Wednesday 6:10 pm - sundown: Spirits very high. I enjoy filet of sole, penne with vodka sauce and miller light – finish by 7:45 – I can tack this time on and delay end of my fast – prepare for ascent to summit of fasting for Yom Kippur mountain – estimated time of arrival 6:15 pm, Thursday evening.
Thursday 8:00 am – start of trek – I stumble and brush my teeth – immediately call a Yom Kippur mulligan.
Thurs 9:15 am – on way to Yom Kippur team rendevous point (my office), Elisa wants coffee, so do I but I pass, committed to my fast – I continue journey
Thursday 9:17 am – route takes expedition party past Jamba Juice, consider immediate abort of mission. I continue forward.
Thursday 9:30 am – arrive at team rendevous point (work) and Yom Kippur base camp – Jewish friends nowhere to be seen, I am surprised and disappointed – they did not come to work today - I update blog, already reconsidering abort of fast.
Thursday 9:45 am – ridiculed by non-fasting coworkers for not realizing everyone would have off – feel abandoned, but taunts strengthen my resolve.
Thursday 9:49 am – Ominous sign, first hunger pang, or is it altitude sickness? I am on mountainside with no supplies and no support team, fierce rain storm raging outside.
Thursday 10:45 am – second hunger pang, considering eating immediately, still want to follow through on commitment – drink water – call 2nd mulligan
Thursday 11:18 am - ridiculed for second time – not enjoying Yom Kippur. Shame, isolation and hunger starting to consume me – yet I continue…
Thursday 11:36 am – stomach growling, ridiculed for riding Vespa and having funny hair as well as fasting alone. Hunger hallucination devil on my shoulder speaking to me in “roastbeef-ese” and I like what he’s sayin’…

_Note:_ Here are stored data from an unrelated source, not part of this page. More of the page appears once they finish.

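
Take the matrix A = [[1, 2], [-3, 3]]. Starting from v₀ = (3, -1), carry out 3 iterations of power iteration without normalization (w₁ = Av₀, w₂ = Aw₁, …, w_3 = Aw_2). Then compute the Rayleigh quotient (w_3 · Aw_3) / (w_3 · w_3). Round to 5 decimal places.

w1 = Av₀ = (1, -12)
w2 = Aw1 = (-23, -39)
w3 = Aw2 = (-101, -48)
Aw3 = (-197, 159)
w3·Aw3 = (-101)·(-197) + (-48)·159 = 12265; w3·w3 = (-101)·(-101) + (-48)·(-48) = 12505
λ ≈ 12265/12505 = 0.98081

λ ≈ 0.98081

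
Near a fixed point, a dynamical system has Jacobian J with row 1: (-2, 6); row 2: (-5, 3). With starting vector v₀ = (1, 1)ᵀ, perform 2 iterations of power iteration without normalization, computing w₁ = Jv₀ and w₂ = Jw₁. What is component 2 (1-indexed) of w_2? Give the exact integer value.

w1 = Jv₀ = ((-2)·1 + 6·1; (-5)·1 + 3·1) = (4, -2)
w2 = Jw1 = ((-2)·4 + 6·(-2); (-5)·4 + 3·(-2)) = (-20, -26)
The requested component of w2 is -26.

-26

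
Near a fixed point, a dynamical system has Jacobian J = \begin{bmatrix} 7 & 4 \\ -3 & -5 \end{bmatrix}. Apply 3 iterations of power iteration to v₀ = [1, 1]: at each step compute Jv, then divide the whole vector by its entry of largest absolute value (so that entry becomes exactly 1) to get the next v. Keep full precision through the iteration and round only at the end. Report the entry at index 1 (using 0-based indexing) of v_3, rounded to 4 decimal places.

Jv0 = (11.00000, -8.00000); divide by 11.00000 → v1 = (1.00000, -0.72727)
Jv1 = (4.09091, 0.63636); divide by 4.09091 → v2 = (1.00000, 0.15556)
Jv2 = (7.62222, -3.77778); divide by 7.62222 → v3 = (1.00000, -0.49563)
Requested entry of v3: -170/343 = -0.4956

-0.4956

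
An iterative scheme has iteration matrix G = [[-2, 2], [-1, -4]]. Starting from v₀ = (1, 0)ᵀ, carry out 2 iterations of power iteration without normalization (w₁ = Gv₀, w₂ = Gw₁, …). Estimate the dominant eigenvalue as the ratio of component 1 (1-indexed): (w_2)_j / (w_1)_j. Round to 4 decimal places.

-1.0000

w1 = Gv₀ = ((-2)·1 + 2·0; (-1)·1 + (-4)·0) = (-2, -1)
w2 = Gw1 = ((-2)·(-2) + 2·(-1); (-1)·(-2) + (-4)·(-1)) = (2, 6)
Ratio at component: 2 / -2 = -1.0000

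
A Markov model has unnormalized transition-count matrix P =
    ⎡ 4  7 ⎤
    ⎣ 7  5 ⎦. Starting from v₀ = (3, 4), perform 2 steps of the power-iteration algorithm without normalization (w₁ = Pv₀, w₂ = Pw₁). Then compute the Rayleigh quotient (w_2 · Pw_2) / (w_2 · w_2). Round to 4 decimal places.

w1 = Pv₀ = (4·3 + 7·4; 7·3 + 5·4) = (40, 41)
w2 = Pw1 = (4·40 + 7·41; 7·40 + 5·41) = (447, 485)
Pw2 = (5183, 5554)
w2·Pw2 = 447·5183 + 485·5554 = 5010491; w2·w2 = 447·447 + 485·485 = 435034
λ ≈ 5010491/435034 = 11.5175

λ ≈ 11.5175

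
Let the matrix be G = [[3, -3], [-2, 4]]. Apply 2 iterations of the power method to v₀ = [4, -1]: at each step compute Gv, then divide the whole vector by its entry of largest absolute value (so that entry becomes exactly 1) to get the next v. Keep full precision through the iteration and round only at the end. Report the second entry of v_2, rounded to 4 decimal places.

-0.9630

Gv0 = (15.00000, -12.00000); divide by 15.00000 → v1 = (1.00000, -0.80000)
Gv1 = (5.40000, -5.20000); divide by 5.40000 → v2 = (1.00000, -0.96296)
Requested entry of v2: -78/81 = -0.9630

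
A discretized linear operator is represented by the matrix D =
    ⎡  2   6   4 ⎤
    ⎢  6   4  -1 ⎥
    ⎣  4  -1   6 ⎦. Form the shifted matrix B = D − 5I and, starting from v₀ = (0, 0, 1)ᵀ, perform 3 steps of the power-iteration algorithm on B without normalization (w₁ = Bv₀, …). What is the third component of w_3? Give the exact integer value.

-62

B = D − 5I has rows (-3, 6, 4); (6, -1, -1); (4, -1, 1)
w1 = Bv₀ = (4, -1, 1)
w2 = Bw1 = (-14, 24, 18)
w3 = Bw2 = (258, -126, -62)
Requested component of w3: -62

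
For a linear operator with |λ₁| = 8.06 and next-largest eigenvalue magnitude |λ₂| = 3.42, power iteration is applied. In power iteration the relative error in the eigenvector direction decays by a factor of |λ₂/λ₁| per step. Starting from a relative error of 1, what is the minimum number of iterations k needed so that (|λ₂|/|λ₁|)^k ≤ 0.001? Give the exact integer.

|λ₂/λ₁| = 3.42/8.06 = 0.42432
Need k ≥ ln(0.001) / ln(0.42432) = -6.9078 / -0.8573 ≈ 8.058
Smallest integer k satisfying the bound: 9

9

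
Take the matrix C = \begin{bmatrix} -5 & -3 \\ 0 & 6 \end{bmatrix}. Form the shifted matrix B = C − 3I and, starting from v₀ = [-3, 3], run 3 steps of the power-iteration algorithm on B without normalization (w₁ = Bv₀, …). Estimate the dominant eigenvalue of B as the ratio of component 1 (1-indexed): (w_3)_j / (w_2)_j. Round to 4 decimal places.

B = C − 3I has rows (-8, -3); (0, 3)
w1 = Bv₀ = (15, 9)
w2 = Bw1 = (-147, 27)
w3 = Bw2 = (1095, 81)
Ratio: 1095/-147 = -7.4490

-7.4490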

Thursday 11:58 am – spirits are at all time low, but discuss heading to triple 5 soul sample sale tomorrow and momentarily cheer up. I welcome the distraction, but my emotions get the best of me – Yom Kippur map is lost and will to survive quickly fading…
Thursday 12:00 pm – my slight hunger is proving too much for me to bear and clouding my better judgment and commitment to ascent - upset over “non Kippur” - I can smell a coworkers lunch…
Thursday 12:03 pm - I succumb to my weakness and shamefully turn around from Yom Kippur fast mountain – I wander from my office into the rain, confused, lost and hungry…
Thursday 12:20 pm – I am a complete and utter failure – I curse my weakness and the blackness and cold of Fast mountain. I have lost several fingers and toes - not to frostbite, but to myself – I ate them.
Thursday 12:23 pm - I am rescued from the fasting valley by a chicken sandwich, entire bag of sesame pretzels and one diet doctor pepper – official time of Yom Kippur fast failure: 12:23:47 pm
Thursday 12:33 pm – I am back at Yom Kippur base camp in the failure tent, spirits improving with every bite of food – another non Jewish coworker from other side of office asks why I gave up on mission - I explain I was not ready for solo attempt – she informs me she too is on journey and would have followed me all the way to the summit. I curse myself for not finding her and joining parties – I am convinced I could have succeeded with her help. Curses!!!! I admire her strength as she continues onward…
Thursday 3:01 pm – Coworker takes me to Starbucks and buys me tall soy hot chocolate with pumpkin spice (no whipped) to liven my spirits – then ridicules me for ordering “girly drink”. I sip my drink and I look back upon the face of fasting for Yom Kippur mountain, defeated and humbled.
I will summit you someday. Someday…
I sip my drink, and walk off into the rain…
- last journal entry
- Bryan Murphy is an artist and writer that rides a Vespa and lives in New York City. He is not Jewish, although he is an honorary member as he is circumcised. Bryan is inexperienced in the field of fasting, unfamilliar with Jewish traditions and the celebration of Yom Kippur. This was his first solo attempt, and subsequent failure, at a fast.
3 Comments
HOLY SHIT
IF you have not tried it YOU MUST NOW.
Diet-Cherry-Vanilla-Dr.Pepper.
HOLY.SHIT.
’nuff said.
So you skipped breakfast.
Harrowing. :p
Nothing says goy like the expression “Yom Kippur mulligan.”